BEIJING – Like most other foreign journalists in Beijing, I generally report on the arrest of lawyers and civil rights activists and community organizers who fall foul of the Chinese authorities. So when some of them are released, it is only fair to record the fact.
The trouble is, the authorities are no less tight-lipped when it comes to the reason for their release than they are when people are asking why they were detained in the first place.
No explanation for release
Take Ilham Tohti, for example. He's a Beijing-based university lecturer and a Uighur; he belongs to the Muslim minority ethnic group that comes from Xinjiang in China’s far west, and when violent rioting broke out there last June, Mr. Tohti was detained, as were hundreds of others.
Tohti warned friends he expected to be taken in, having been visited by the police a couple of times, and sure enough, on July 8 he simply disappeared. A day or so later the governor of Xinjiang, Nur Bekri, publicly accused Tohti of stirring up ethnic trouble on his website, “Uighur Online.”

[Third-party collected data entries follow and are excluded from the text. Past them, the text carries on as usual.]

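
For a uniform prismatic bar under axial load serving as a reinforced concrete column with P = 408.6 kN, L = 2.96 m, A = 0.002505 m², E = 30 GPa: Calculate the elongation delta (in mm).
Model: a uniform prismatic bar under axial load, so delta = (P·L) / (A·E).
Convert to SI units:
  P = 408.6 kN = 408600 N
  E = 30 GPa = 3 × 10¹⁰ Pa
Substitute:
  delta = (408600 × 2.96) / (0.002505 × (3 × 10¹⁰))
  delta = 0.01609 m
Convert: delta = 0.01609 m = 16.09 mm
Final answer: delta = 16.09 mm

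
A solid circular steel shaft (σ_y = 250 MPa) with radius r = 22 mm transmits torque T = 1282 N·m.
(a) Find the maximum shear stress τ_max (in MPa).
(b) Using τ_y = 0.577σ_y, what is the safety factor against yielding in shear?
(a) For a solid circular shaft, τ_max = T·r/J with J = π·r^4/2, i.e. τ_max = 2·T / (π·r^3). Convert r = 22 mm = 0.022 m.
  τ_max = (2 × 1282) / (π × 0.022^3) = 7.665 × 10⁷ Pa = 76.65 MPa
(b) τ_y = 0.577 × 250 = 144.25 MPa
  SF = τ_y/τ_max = 144.25 / 76.65 = 1.882
Final answer: (a) τ_max = 76.65 MPa, (b) SF = 1.882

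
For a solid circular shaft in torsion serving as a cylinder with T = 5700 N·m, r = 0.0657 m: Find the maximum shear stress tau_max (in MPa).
Model: a solid circular shaft in torsion, so tau_max = (2·T) / (π·r^3).
Substitute:
  tau_max = (2 × 5700) / (π × 0.0657^3)
  tau_max = 1.28 × 10⁷ Pa
Convert: tau_max = 1.28 × 10⁷ Pa = 12.8 MPa
Final answer: tau_max = 12.8 MPa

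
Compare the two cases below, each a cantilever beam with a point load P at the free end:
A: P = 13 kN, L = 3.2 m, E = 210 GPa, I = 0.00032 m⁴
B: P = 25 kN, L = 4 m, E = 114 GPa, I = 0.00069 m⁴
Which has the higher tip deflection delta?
Model: a cantilever beam with a point load P at the free end, so delta = (P·L^3) / (3·E·I) (SI units).
  A: delta = (13000 × 3.2^3) / (3 × (2.1 × 10¹¹) × 0.00032) = 0.002113 m = 2.113 mm
  B: delta = (25000 × 4^3) / (3 × (1.14 × 10¹¹) × 0.00069) = 0.00678 m = 6.78 mm
6.78 mm > 2.113 mm, so B is larger.
Final answer: B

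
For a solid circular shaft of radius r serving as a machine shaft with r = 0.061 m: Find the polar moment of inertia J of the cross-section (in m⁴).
Model: a solid circular shaft of radius r, so J = (π·r^4) / 2.
Substitute:
  J = (π × 0.061^4) / 2
  J = 2.175 × 10⁻⁵ m⁴
Final answer: J = 2.175 × 10⁻⁵ m⁴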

It was impossible to verify the claim. The site had been taken down by the time the accusation surfaced, and it has been closed ever since.
More than 200 people suspected of involvement in the riots are set to go on trial this week, according to state media. But on Sunday, Tohti was allowed to go home. If he knows whether or not he has been charged with anything, he is not saying, preferring to stay out of the public eye. The authorities have said nothing, not even where he was held, let alone why.
For lawyer, charges may remain
Another well-known activist who got out of jail Sunday was Xu Zhiyong, a public interest lawyer who has made an international name for himself by taking on cases against the government. Mr. Xu represented parents who sued the authorities when their children were sickened by melamine-poisoned milk, for example.
Though Xu has been released, along with his office manager, the police did not say whether they are dropping tax-evasion charges they had brought against him last month. The charge – that Yu evaded taxes on a $100,000 grant to his legal center from Yale University – is generally seen here as a trumped-up way of punishing him.
Xu himself told reporters he had no idea why he was let out of jail, other than that a lot of supporters at home and abroad had protested his arrest.
Keeping activists out of circulation
Of course the two releases might just have been a coincidence. The authorities might simply have decided that six weeks out of circulation was enough for Tohti: his website has been shut, after all, and Xinjiang is quiet again.
And why hold Xu any longer? His detention was drawing more and more international opprobrium, and if the prosecutor wants to bring a case against Xu he knows where to find him.
Certainly, these releases do not seem to signal any kind of trend. At least nothing like the trend of more and more activist arrests, which has become only too clear over the past couple of years.